When y == x, we can stop. Here is a loop that starts with an initial estimate, x, and improves it until it stops changing:


In [18]:
x = 3
while true
    println(x)
    y = (x + a/x) / 2
    if y == x
        break
    end
    x = y
end


3
2.1666666666666665
2.0064102564102564
2.0000102400262145
2.0000000000262146
2.0

For most values of a this works fine, but in general it is dangerous to test float equality. Floating-point values are only approximately right: most rational numbers, like 1/3, and irrational numbers, like √2, can’t be represented exactly with a float. Rather than checking whether x and y are exactly equal, it is safer to use the built-in function abs to compute the absolute value, or magnitude, of the difference between them:


In [20]:
x = 3
ϵ = 1e-12
while true
    println(x)
    y = (x + a/x) / 2
    if abs(y - x) < ϵ
        break
    end
    x = y
end


3
2.1666666666666665
2.0064102564102564
2.0000102400262145
2.0000000000262146
2.0

Where epsilon has a value like 1e-12 that determines how close is close enough.

Algorithms

Newton’s method is an example of an algorithm: it is a mechanical process for solving a category of problems (in this case, computing square roots).

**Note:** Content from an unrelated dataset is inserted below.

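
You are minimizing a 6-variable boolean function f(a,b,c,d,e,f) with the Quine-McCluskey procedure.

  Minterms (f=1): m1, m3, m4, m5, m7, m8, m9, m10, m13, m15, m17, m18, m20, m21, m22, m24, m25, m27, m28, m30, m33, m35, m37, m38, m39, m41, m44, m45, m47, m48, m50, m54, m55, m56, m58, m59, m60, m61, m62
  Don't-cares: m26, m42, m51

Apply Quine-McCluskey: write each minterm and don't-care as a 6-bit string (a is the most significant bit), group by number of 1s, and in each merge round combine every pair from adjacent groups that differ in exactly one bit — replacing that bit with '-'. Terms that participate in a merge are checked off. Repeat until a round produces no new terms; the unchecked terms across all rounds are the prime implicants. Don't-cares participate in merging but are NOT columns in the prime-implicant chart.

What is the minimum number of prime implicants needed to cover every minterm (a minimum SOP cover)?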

To understand what an algorithm is, it might help to start with something that is not an algorithm. When you learned to multiply single-digit numbers, you probably memorized the multiplication table. In effect, you memorized 100 specific solutions. That kind of knowledge is not algorithmic.

But if you were “lazy”, you might have learned a few tricks. For example, to find the product of $n$ and 9, you can write $n−1$ as the first digit and $10−n$ as the second digit. This trick is a general solution for multiplying any single-digit number by 9. That’s an algorithm!

Similarly, the techniques you learned for addition with carrying, subtraction with borrowing, and long division are all algorithms. One of the characteristics of algorithms is that they do not require any intelligence to carry out. They are mechanical processes where each step follows from the last according to a simple set of rules.

Executing algorithms is boring, but designing them is interesting, intellectually challenging, and a central part of computer science.

Some of the things that people do naturally, without difficulty or conscious thought, are the hardest to express algorithmically. Understanding natural language is a good example. We all do it, but so far no one has been able to explain how we do it, at least not in the form of an algorithm.

Debugging

As you start writing bigger programs, you might find yourself spending more time debugging. More code means more chances to make an error and more places for bugs to hide.

One way to cut your debugging time is “debugging by bisection”. For example, if there are 100 lines in your program and you check them one at a time, it would take 100 steps.

Instead, try to break the problem in half. Look at the middle of the program, or near it, for an intermediate value you can check. Add a print statement (or something else that has a verifiable effect) and run the program.

If the mid-point check is incorrect, there must be a problem in the first half of the program. If it is correct, the problem is in the second half.

Every time you perform a check like this, you halve the number of lines you have to search. After six steps (which is fewer than 100), you would be down to one or two lines of code, at least in theory.

In practice it is not always clear what the “middle of the program” is and not always possible to check it. It doesn’t make sense to count lines and find the exact midpoint. Instead, think about places in the program where there might be errors and places where it is easy to put a check. Then choose a spot where you think the chances are about the same that the bug is before or after the check.